The methods we will use
Who we will interview
We have been ‘mapping’ persons we have identified as important to the development of survivor knowledge and of organisations too. There are 300 people already mapped and it is an ongoing process.
From this, we will select about 40 individuals to interview at first and do some thorough research about their life and work. We expect other significant people to emerge through this process and will interview approximately 100 people in total.
Additionally, the Still We Rise project will interview 20 individuals from African, African Caribbean, and Asian backgrounds in the UK who have been involved in activism and advocacy, setting up and running user groups and campaigning for race equality in mental health.
How we interview
As interviewers we are ourselves users, survivors, and persons with psychosocial disabilities. Some interviews will be face-to-face, some by Skype, and some will involve interpreters who have been familiarized with EURIKHA’s ethos, so that we can be inclusive of non-English speakers.

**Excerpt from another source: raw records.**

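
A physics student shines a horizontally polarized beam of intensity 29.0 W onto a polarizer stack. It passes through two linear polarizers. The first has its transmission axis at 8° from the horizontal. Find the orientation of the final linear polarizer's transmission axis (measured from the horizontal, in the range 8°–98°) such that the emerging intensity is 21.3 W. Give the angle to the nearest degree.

By Malus's law, I₁ = I₀ cos²(8° − 0°) = I₀ cos²(8°) = 0.9806 I₀.
Target fraction: 21.3 / 29.0 W = 0.7345 of I₀.
Need I₂/I₀ = 0.7345, so cos²(θ − 8°) = 0.7345 / 0.9806 = 0.749.
θ − 8° = arccos(√0.749) = 30.1°, giving θ ≈ 8 + 30.1 = 38.1°.

θ ≈ 38°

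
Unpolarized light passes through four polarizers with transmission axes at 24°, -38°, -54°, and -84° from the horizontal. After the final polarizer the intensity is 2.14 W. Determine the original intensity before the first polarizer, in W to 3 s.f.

Unpolarized light through the first polarizer → I₁ = ½ I₀, now polarized at 24°.
I₂ = I₁ cos²(-38° − 24°) = 0.5 I₀ · cos²(62°) = 0.1102 I₀.
I₃ = I₂ cos²(-54° + 38°) = 0.1102 I₀ · cos²(16°) = 0.1018 I₀.
I₄ = I₃ cos²(-84° + 54°) = 0.1018 I₀ · cos²(30°) = 0.07637 I₀.
So 2.14 W = 0.07637 I₀, giving I₀ = 2.14/0.07637 = 28.02 W.

I₀ ≈ 28.0 W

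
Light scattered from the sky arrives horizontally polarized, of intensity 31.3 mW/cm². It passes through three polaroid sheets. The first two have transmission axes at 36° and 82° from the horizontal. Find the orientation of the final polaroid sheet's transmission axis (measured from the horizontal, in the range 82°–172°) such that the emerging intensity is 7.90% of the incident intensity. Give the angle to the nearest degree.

θ ≈ 142°

By Malus's law, I₁ = I₀ cos²(36° − 0°) = I₀ cos²(36°) = 0.6545 I₀.
I₂ = I₁ cos²(82° − 36°) = 0.6545 I₀ · cos²(46°) = 0.3158 I₀.
Need I₃/I₀ = 0.079, so cos²(θ − 82°) = 0.079 / 0.3158 = 0.2501.
θ − 82° = arccos(√0.2501) = 60.0°, giving θ ≈ 82 + 60.0 = 142.0°.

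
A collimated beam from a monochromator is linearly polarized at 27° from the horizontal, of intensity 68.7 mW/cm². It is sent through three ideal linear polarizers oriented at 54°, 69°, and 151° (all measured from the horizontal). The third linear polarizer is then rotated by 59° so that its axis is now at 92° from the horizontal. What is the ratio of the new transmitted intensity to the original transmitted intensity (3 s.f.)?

I_new/I_old ≈ 43.7

Before rotation:
I₁ = I₀ cos²(54° − 27°) = I₀ cos²(27°) = 0.7939 I₀.
I₂ = I₁ cos²(69° − 54°) = 0.7939 I₀ · cos²(15°) = 0.7407 I₀.
I₃ = I₂ cos²(151° − 69°) = 0.7407 I₀ · cos²(82°) = 0.01435 I₀.
After rotation:
I₁ = I₀ cos²(54° − 27°) = I₀ cos²(27°) = 0.7939 I₀.
I₂ = I₁ cos²(69° − 54°) = 0.7939 I₀ · cos²(15°) = 0.7407 I₀.
I₃ = I₂ cos²(92° − 69°) = 0.7407 I₀ · cos²(23°) = 0.6276 I₀.
Ratio = 0.6276 / 0.01435 = 43.75.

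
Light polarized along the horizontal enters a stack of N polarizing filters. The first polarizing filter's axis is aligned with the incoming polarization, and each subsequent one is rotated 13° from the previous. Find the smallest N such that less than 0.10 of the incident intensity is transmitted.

First polarizer is aligned with the polarization: full transmission.
Each further stage multiplies by cos²(13°) = 0.9494.
After N polarizers: T = 0.9494^(N−1). Require T < 0.10 ⇒ N−1 > ln(0.10)/ln(0.9494) = 44.34, so N−1 ≥ 45 and N = 46.
Check: N=46 gives T = 0.09664 < 0.10; N=45 gives T = 0.1018.

N = 46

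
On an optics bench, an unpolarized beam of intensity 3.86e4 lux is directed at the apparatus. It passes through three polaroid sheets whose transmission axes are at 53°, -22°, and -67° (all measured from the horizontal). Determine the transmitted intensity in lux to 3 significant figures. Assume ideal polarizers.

Unpolarized light through the first polarizer → I₁ = 3.86e4 lux/2 = 1.93e+04 lux, polarized at 53°.
I₂ = I₁ · cos²(75°) = 1.93e+04 · 0.06699 = 1293 lux.
I₃ = I₂ · cos²(45°) = 1293 · 0.5 = 646.4 lux.

I ≈ 646 lux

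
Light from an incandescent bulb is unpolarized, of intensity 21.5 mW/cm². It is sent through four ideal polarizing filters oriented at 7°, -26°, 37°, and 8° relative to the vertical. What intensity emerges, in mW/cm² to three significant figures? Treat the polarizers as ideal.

I ≈ 1.19 mW/cm²

Unpolarized light through the first polarizer → I₁ = 21.5 mW/cm²/2 = 10.75 mW/cm², polarized at 7°.
I₂ = I₁ · cos²(33°) = 10.75 · 0.7034 = 7.561 mW/cm².
I₃ = I₂ · cos²(63°) = 7.561 · 0.2061 = 1.558 mW/cm².
I₄ = I₃ · cos²(29°) = 1.558 · 0.765 = 1.192 mW/cm².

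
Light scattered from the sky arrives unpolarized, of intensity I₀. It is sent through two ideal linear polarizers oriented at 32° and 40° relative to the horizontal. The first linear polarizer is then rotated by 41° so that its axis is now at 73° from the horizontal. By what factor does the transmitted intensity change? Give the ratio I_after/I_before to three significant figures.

I_new/I_old ≈ 0.717

Before rotation:
Unpolarized light through the first polarizer → I₁ = ½ I₀, now polarized at 32°.
I₂ = I₁ cos²(40° − 32°) = 0.5 I₀ · cos²(8°) = 0.4903 I₀.
After rotation:
Unpolarized light through the first polarizer → I₁ = ½ I₀, now polarized at 73°.
I₂ = I₁ cos²(40° − 73°) = 0.5 I₀ · cos²(33°) = 0.3517 I₀.
Ratio = 0.3517 / 0.4903 = 0.7173.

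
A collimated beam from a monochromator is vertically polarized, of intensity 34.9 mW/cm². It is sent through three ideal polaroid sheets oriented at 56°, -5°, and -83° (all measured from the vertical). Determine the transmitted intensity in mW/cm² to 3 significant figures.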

We will base these interviews in the ‘oral history’ method. This means that, although there are definite issues we will want to cover (in relation to knowledge and practice, and significant moments of change), the interview is very much in the hands of the person being interviewed. They will guide the interview, rather than the interviewer. They will have control over what they tell us, and how. The interviews will also be tailored to the information we have about each person, and about the context they are, or have been, working within.
Interviewees can then choose to be fully identified, partly identified, or anonymous. They can do this at the start or after they have seen the transcript of their interviews. Interviewees can also request to see any quotations we wish to use in reports or they may ask to see the entire analysis of the interview. In sum, we wish to give as much control as possible to our interviewees.